Bugzilla – Bug 848
make parser conform to current "Changing the encoding while parsing" algorithm
Last modified: 2011-07-13 10:03:05 CEST
The parser code does not conform to the current requirements in the "Changing the encoding while parsing" algorithm. It should be updated to match the current requirements there. Details: When conforming parsers encounter a a meta element that specifies a character encoding, the HTML5 spec requires them to run the "Changing the encoding while parsing" algorithm: http://dev.w3.org/html5/spec/parsing.html#changing-the-encoding-while-parsing In the case of the v.nu parser, what that means is, the code calls the internalEncodingDeclaration(String internalCharset) method, where internalCharset is the value of the character encoding specified by the meta element. In the current code, the first condition checked for in internalEncodingDeclaration(String internalCharset) is whether internalCharset specifies a UTF-16 encoding. If it does, the code changes the document character encoding to UTF-8 and logs a "Internal encoding declaration specified 'UTF-16' which is not an ASCII superset. Continuing as if the encoding had been 'UTF-8'." parse error.

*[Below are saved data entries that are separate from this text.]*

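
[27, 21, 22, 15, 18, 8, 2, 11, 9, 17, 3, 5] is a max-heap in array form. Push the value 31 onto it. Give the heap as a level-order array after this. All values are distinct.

[31, 21, 27, 15, 18, 22, 2, 11, 9, 17, 3, 5, 8]

append 31 at index 12 → [27, 21, 22, 15, 18, 8, 2, 11, 9, 17, 3, 5, 31]
31 > parent 8 at index 5, swap → [27, 21, 22, 15, 18, 31, 2, 11, 9, 17, 3, 5, 8]
31 > parent 22 at index 2, swap → [27, 21, 31, 15, 18, 22, 2, 11, 9, 17, 3, 5, 8]
31 > parent 27 at index 0, swap → [31, 21, 27, 15, 18, 22, 2, 11, 9, 17, 3, 5, 8]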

That behavior conforms to the requirements in the "Changing the encoding while parsing" an earlier version of the spec: http://www.w3.org/TR/2009/WD-html5-20090423/syntax.html#changing-the-encoding-while-parsing ...in which step 1 read: "If the new encoding is a UTF-16 encoding, change it to UTF-8." ...but the requirements in the spec have since changed, and that step is no longer step 1, but instead step 3.